To receive funding, Labrique and other Grand Challenges Explorations Round 8 winners demonstrated in a two-page online application a bold idea in one of five critical global heath and development topic areas that included agriculture development, immunization and nutrition. Applications for the current open round, Grand Challenges Explorations Round 9, will be accepted through May 15, 2012.

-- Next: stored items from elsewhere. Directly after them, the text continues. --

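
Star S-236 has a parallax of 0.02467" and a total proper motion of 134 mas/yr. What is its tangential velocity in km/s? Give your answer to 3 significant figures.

d = 1/p = 1/0.02467″ = 40.535 pc.
μ = 134 mas/yr = 0.134 ″/yr.
v_t = 4.74 × μ × d = 4.74 × 0.134 × 40.535 = 25.746 km/s.

25.7 km/s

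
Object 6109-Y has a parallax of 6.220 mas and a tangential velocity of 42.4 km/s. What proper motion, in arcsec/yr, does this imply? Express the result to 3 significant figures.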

Alain Labrique serves on the faculty of the Bloomberg School of Public Health and is the founding director of the JHU Global mHealth Initiative, a university-wide consortium of faculty and students involved in mHealth research and innovation. An epidemiologist with a background in infectious diseases and molecular biology, Labrique has been engaged in the design and conduct of large, population-based research studies in rural South Asia for over a decade, testing strategies to improve maternal, neonatal and child nutrition and survival. Labrique and his colleagues at the JiVitA Maternal and Child Health Research Project, working in close partnership with the Government of Bangladesh Ministry of Health and Family Welfare and social enterprise partners mPower-Health, have studied the emergence and impact of mobile phones as part of a complex rural health ecosystem.

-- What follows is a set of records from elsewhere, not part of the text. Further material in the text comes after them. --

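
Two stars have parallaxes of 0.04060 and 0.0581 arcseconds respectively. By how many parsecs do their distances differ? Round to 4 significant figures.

d_A = 1/0.04060″ = 24.631 pc; d_B = 1/0.05810″ = 17.212 pc.
|d_B − d_A| = |17.212 − 24.631| = 7.419 pc.

7.419 pc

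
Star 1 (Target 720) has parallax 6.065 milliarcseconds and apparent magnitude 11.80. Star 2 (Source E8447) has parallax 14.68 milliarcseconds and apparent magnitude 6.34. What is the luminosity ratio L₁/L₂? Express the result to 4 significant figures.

L₁/L₂ = 0.03835

d₁ = 1/p₁ = 1/0.006065″ = 164.88 pc; d₂ = 1/p₂ = 1/0.01468″ = 68.12 pc.
M₁ = m₁ − 5 log₁₀ d₁ + 5 = 11.80 − 11.0858 + 5 = 5.7142.
M₂ = 6.34 − 9.1664 + 5 = 2.1736.
L₁/L₂ = 10^(0.4(M₂ − M₁)) = 10^(0.4 × (-3.5406)) = 10^(-1.41624) = 0.03835.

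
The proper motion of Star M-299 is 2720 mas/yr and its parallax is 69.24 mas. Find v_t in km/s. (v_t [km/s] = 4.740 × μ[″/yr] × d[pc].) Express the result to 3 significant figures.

d = 1/p = 1/0.06924″ = 14.443 pc.
μ = 2720 mas/yr = 2.72 ″/yr.
v_t = 4.74 × μ × d = 4.74 × 2.72 × 14.443 = 186.21 km/s.

186 km/s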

mTikka is a Virtual Vaccine Registry that will be pilot tested in rural, remote areas in Bangladesh, where vaccination coverage is 44 to 60 percent lower than the national average. It aims to remove the barriers to achieving high immunization coverage in rural Bangladesh by utilizing an electronic, cloud-based system for infant enumeration and registration, vaccination record keeping, incentivizing, and interactive knowledge and belief assessment about vaccination. mTIKKA is designed to focus on the poorest and hardest-to-reach segments of the population, helping to identify (in real-time) regions where vaccine coverage is limited, and to permit community-based, targeted interventions aimed at increasing immunization coverage. mTikka will also provide an alternative to traditional record keeping by allowing parents, providers and vaccination workers access to immunization records, whenever and wherever the information is needed, using simple, ubiquitous technology. Future directions for mTikka include incorporation into national and regional health record systems to support performance tracking and supply-chain management.